My remit was succinct: ‘I’m not sure what to make of this book. Perhaps you can offer an insight.’ So here goes. This is certainly not ‘a history’ in conventional form. There are neither acknowledgements nor references, nor bibliography, nor even a short list of recommended reading. There is no apparatus whatsoever, even a list indicating the source of the copious illustrations which pepper the text. Indeed, should a reader mislay the dust-cover they will have no information about the author or the claims which he and the publisher make for the book – culminating in this instance in the statement that it ‘has no rival’. For there is neither preface nor introduction. The reader is plunged straight into the narrative, arranged broadly chronologically (‘In the Beginning’ through to ‘The Future’) but also thematically (Fixing the Position, Charts and Pilot Books). I was reminded of the 1920s Wonder Book of Ships which I inherited from my father. This remark is not made in disparagement, for the entries in that book were authoritative and this book is written by a very experienced mariner, who has held, inter alia, one of the most demanding seamanship roles as master of a Trinity House Light Tender. He also took part in successful attempts to break the record for crossing the Atlantic.

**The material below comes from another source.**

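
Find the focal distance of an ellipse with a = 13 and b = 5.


c^2 = 13^2 - 5^2 = 169 - 25 = 144
c = sqrt(144) = 12.0000

c = 12.0000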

Indeed, the book is larded with observations from a sea career which began in 1950 – vivid lessons from landfalls and shipwreck, and navigation in ice. The author has empathy with seamen of earlier ages, having often made use of timeless techniques such as fixes on the towers of great coastal churches around our shores to position navigational buoys. My favourite of the testimony which he shares is that of the mate in charge of the lifeboat of a torpedoed merchant ship who constructed a rudimentary sextant from a biscuit tin which enabled him to reach shore. The author achieves good geographical and cultural coverage and clear description of methodologies and technology, not asking too much knowledge. He covers small craft aspects particularly well and this leads to due credit being given to Navionics and C-Map as pioneers of digital charts. His description of the development of depth measurement ends with a hint of ‘crowd sourcing’ which is now being encouraged by the hydrographic community. Compass development, electronic navigation, and especially SATNAV, are covered extremely well.

There are a few slips in more specialist areas. It was not Waghenaer who introduced the classic cross symbol for a rock, and it is not true that the portolan charts of previous centuries showed no information outside the coastline. Working with the renowned scholar Tony Campbell, this reviewer has shown that familiar rock symbols are used on what is generally accepted to be the oldest surviving portolan chart (c 1280) to indicate known hazards offshore. Later portolan charts show the greatest dangers in the Mediterranean Sea, on the Skerki Bank, with a sophistication not matched till the last quarter of the twentieth century. This then is probably not a book for a NRreader, though it repays dipping in, to read succinct summaries, for example of how we got to where we are with electronic navigation charts (ENCs), and to benefit from some sage reflections and good challenges. Though it lacks pointers for the curious to sources where more information can be found, it could certainly be recommended as an introduction for an interested ‘lay’ friend, or to be given to a young person to whet their enthusiasm.